Now the kicker to this story is the workers at these plants in Alabama, Georgia, and Tennessee don’t want to unionize; in fact, they’re extremely happy with their jobs.
(Bloomberg) — The United Auto Workers is trying to hold its first successful organizing drive at a foreign-car factory in the U.S. To succeed, the union has to convince people like Rocky Long.
“I don’t see any problems here. I don’t see how they could help me out,” said Long, who’s worked at the Hyundai Motor Co. (005380)assembly plant in Montgomery, Alabama, for five years. Of the union representatives who came to his home this year, he said, “I really didn’t give them the time of the day.”
UAW President Bob King has pledged to organize a foreign automaker this year to expand its bargaining power beyond the U.S. companies it has negotiated with for seven decades. While Detroit is mostly retooling old plants, overseas car companies are building and expanding U.S. factories. The union is seeking to revive membership ranks that declined 75 percent to 376,612 last year from its peak of 1.5 million.

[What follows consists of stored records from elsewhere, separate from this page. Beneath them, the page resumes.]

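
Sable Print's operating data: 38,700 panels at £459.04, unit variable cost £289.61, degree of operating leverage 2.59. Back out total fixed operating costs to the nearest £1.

Contribution at this volume is 38,700 × £169.43 = £6,556,941.00.
DOL = contribution / EBIT, so EBIT = £6,556,941.00 / 2.59 = £2,531,637.45.
And FC = contribution − EBIT = £6,556,941.00 − £2,531,637.45 = £4,025,304.

£4,025,304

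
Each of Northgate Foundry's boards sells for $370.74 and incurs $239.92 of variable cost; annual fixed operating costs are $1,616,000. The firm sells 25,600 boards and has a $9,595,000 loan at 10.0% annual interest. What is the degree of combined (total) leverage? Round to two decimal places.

At 25,600 units, contribution = 25,600 × $130.82 = $3,348,992.00.
Operating income = contribution − fixed costs = $3,348,992.00 − $1,616,000 = $1,732,992.00. Interest = $959,500.00.
DOL = $3,348,992.00 ÷ $1,732,992.00 = 1.9325; DFL = $1,732,992.00 ÷ $773,492.00 = 2.2405.
DCL = DOL × DFL = 1.9325 × 2.2405 = 4.3298.

4.33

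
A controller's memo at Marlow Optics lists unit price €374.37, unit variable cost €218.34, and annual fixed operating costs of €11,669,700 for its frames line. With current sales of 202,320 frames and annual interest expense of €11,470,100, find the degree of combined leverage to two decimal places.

3.75

Contribution at this volume is 202,320 × €156.03 = €31,567,989.60.
Subtracting fixed costs: EBIT = €31,567,989.60 − €11,669,700 = €19,898,289.60. Interest = €11,470,100.00, so EBIT − I = €8,428,189.60.
DCL = contribution ÷ (EBIT − I) = €31,567,989.60 ÷ €8,428,189.60 = 3.7455.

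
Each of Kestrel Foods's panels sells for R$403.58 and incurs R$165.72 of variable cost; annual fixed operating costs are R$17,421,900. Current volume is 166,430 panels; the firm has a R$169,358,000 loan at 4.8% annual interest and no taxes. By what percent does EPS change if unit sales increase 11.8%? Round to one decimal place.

Contribution at this volume is 166,430 × R$237.86 = R$39,587,039.80.
Operating income = contribution − fixed costs = R$39,587,039.80 − R$17,421,900 = R$22,165,139.80.
Interest = R$8,129,184.00, so EBIT − I = R$14,035,955.80.
DCL = total CM / (EBIT − I) = R$39,587,039.80 / R$14,035,955.80 = 2.8204.
EPS therefore changes by 2.8204 × (+11.8%) = +33.3%.

+33.3%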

Standing in his way are rising sales and added investments at Hyundai’s Alabama complex and sites such as affiliate Kia Motor Corp.’s factory in Georgia. Already, King and his organizers are learning that workers at foreign-owned assembly plants, most of which are in the U.S. South, may not be easy to persuade.

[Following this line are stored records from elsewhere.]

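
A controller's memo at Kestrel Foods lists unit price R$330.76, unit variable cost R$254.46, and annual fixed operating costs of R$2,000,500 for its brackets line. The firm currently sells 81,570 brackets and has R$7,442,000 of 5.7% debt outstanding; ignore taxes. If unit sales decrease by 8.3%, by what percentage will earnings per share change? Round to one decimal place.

Total contribution margin = 81,570 × R$76.30 = R$6,223,791.00.
Subtracting fixed costs: EBIT = R$6,223,791.00 − R$2,000,500 = R$4,223,291.00.
After interest of R$424,194.00, pre-tax earnings = R$3,799,097.00.
Degree of combined leverage = contribution ÷ (EBIT − I) = R$6,223,791.00 ÷ R$3,799,097.00 = 1.6382.
EPS therefore changes by 1.6382 × (-8.3%) = -13.6%.

-13.6%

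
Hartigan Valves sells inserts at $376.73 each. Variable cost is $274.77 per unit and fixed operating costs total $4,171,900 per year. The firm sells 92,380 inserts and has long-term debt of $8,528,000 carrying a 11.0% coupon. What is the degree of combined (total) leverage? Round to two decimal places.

2.19

Contribution at this volume is 92,380 × $101.96 = $9,419,064.80.
Operating income = contribution − fixed costs = $9,419,064.80 − $4,171,900 = $5,247,164.80. Interest = $938,080.00, so EBIT − I = $4,309,084.80.
Degree of total leverage = total CM / (EBIT − interest) = $9,419,064.80 / $4,309,084.80 = 2.1859.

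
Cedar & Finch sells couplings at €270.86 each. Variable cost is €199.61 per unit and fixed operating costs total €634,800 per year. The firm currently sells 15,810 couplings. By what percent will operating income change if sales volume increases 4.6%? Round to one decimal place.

+10.5%

Contribution at this volume is 15,810 × €71.25 = €1,126,462.50.
Operating income = contribution − fixed costs = €1,126,462.50 − €634,800 = €491,662.50.
DOL = contribution ÷ EBIT = €1,126,462.50 ÷ €491,662.50 = 2.2911.
So EBIT moves 2.2911 × (+4.6%) = +10.5%.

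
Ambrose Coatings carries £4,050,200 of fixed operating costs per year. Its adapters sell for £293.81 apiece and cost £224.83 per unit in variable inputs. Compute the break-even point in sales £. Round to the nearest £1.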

“The UAW has to convince workers that they need a union when in fact without a union they got what they consider to be one of the best jobs they’ve ever had: a good manufacturing job with a company that’s expanding,” Gary Chaison, a professor of industrial relations at Clark University in Worcester, Massachusetts, said in an interview.
Michele Martin, a UAW spokeswoman, didn’t respond to requests for comment or to interview union supporters in Alabama. King hasn’t said which automaker he’s trying to organize.
While Hyundai officials declined to speak about specific pay, workers said the hourly rate is generous for the area.
Montgomery’s median household income in 2009 was $42,346, about $9,000 less than the national median and $6,400 less than in Michigan, according to the U.S. Census 2009 American Community Survey.
Wanda Carter, a Hyundai hourly worker, said she doesn’t see a need for a union at the Alabama plant.
“Hyundai does the best they can do to work with the Hyundai employees,” said Carter, who declined to give her age.
She wasn’t alone. Workers at another potential UAW target, Volkswagen AG (VOW)’s new plant in Chattanooga, Tennessee, said they were excited just to have a job in the auto industry. There isn’t any talk of forming a union, said Terry Young, a line worker.
“You don’t want to look a gift horse in the mouth,” said Young, 34.
The position is much safer than his previous job as a welder at construction sites and the pay is “great” for the area, he said.
“This is one of the good jobs,” Young said. “I love it.”
Naturally, the unions aren’t thrilled with all this so it’s time to play hardball.
King has said the union has set aside $60 million from its strike fund to organize the U.S. workers of an Asian or European automaker this year. He’s said the campaign will aim to put public pressure on the companies and accuse them of violating workers’ human rights if they try to block organizing efforts.
“If a company makes the bad business decision to engage in anti-union activity, suppress the rights of freedom of speech and assembly, we will launch a global campaign to brand that company a human-rights violator,” King said in a Jan. 12 speech in Detroit. “We do not want to fight, but we will not run from a fight.”